More than half of Namibians believe parents are justified in using physical force to discipline their children, at least on some occasions, a recent Afrobarometer survey indicates. Four in 10 say the practice is never justified.
Views are similarly divided into other aspects of child well-being, with four in 10 citizens reporting that child abuse and neglect are widespread in their communities and half saying school-age children are frequently not attending school.
But a majority of Namibians are confident that people in their communities can secure help for abused, mistreated, or neglected children.
And they say that help and support are also available for children with physical disabilities and for adults and children with mental health problems.
- More than half of Namibians (57%) believe that it is either “always justified” (23%) or “sometimes justified” (34%) for parents to discipline their children using physical force. Four in 10 (41%) consider it “never justified” (Figure 1).
o The view that using physical force to discipline children is justified is slightly more common in cities than in rural areas (59% vs. 55%).
- Almost half (47%) of citizens say physical disciplining of children is “very frequent” (19%) or “somewhat frequent” (28%) in their communities (Figure 2).
o Urbanites are significantly more likely than rural residents to report that adults frequently use physical force to discipline their children (52% vs. 39%).
- More than four in 10 Namibians (42%) report that child abuse and neglect occur “very frequently” (15%) or “somewhat frequently” (27%) in their communities (Figure 3).
o Even more (49%) say that school-age children are often not in school.
o More urbanites than rural residents see both child abuse/neglect (47% vs. 37%) and out-of-school children (52% vs. 45%) as frequent occurrences (Figure 4).
- Slim majorities say that help and support are available in their communities for children who are abused or neglected (55%), children with physical disabilities (56%), and children and adults with mental or emotional problems (53%) (Figure 5).
o Residents in urban areas report better access to support services than their rural counterparts for children with physical disabilities (62% vs. 51%) and for children and adults with mental or emotional problems (56% vs. 51%) (Figure 6).

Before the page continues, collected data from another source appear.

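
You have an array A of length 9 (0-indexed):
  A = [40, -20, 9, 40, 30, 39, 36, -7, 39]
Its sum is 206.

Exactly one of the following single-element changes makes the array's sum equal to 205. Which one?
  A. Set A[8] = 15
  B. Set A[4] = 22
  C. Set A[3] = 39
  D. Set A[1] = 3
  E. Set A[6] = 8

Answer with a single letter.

Option A: A[8] 39->15, delta=-24, new_sum=206+(-24)=182
Option B: A[4] 30->22, delta=-8, new_sum=206+(-8)=198
Option C: A[3] 40->39, delta=-1, new_sum=206+(-1)=205 <-- matches target
Option D: A[1] -20->3, delta=23, new_sum=206+(23)=229
Option E: A[6] 36->8, delta=-28, new_sum=206+(-28)=178

Answer: C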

Afrobarometer is a pan-African, non-partisan survey research network that provides reliable data on African experiences and evaluations of democracy, governance, and quality of life. Eight survey rounds in up to 39 countries have been completed since 1999. Round 9 surveys (2021/2022) are currently underway. Afrobarometer’s national partners conduct face-to-face interviews in the language of the respondent’s choice.
The Afrobarometer team in Namibia, led by national partner Survey Warehouse, interviewed a nationally representative sample of 1,200 adult Namibians in October and November 2021. A sample of this size yields country-level results with a margin of error of +/-3 percentage points at a 95% confidence level. Previous surveys were conducted in Namibia in 1999, 2003, 2006, 2008, 2012, 2014, 2017, and 2019.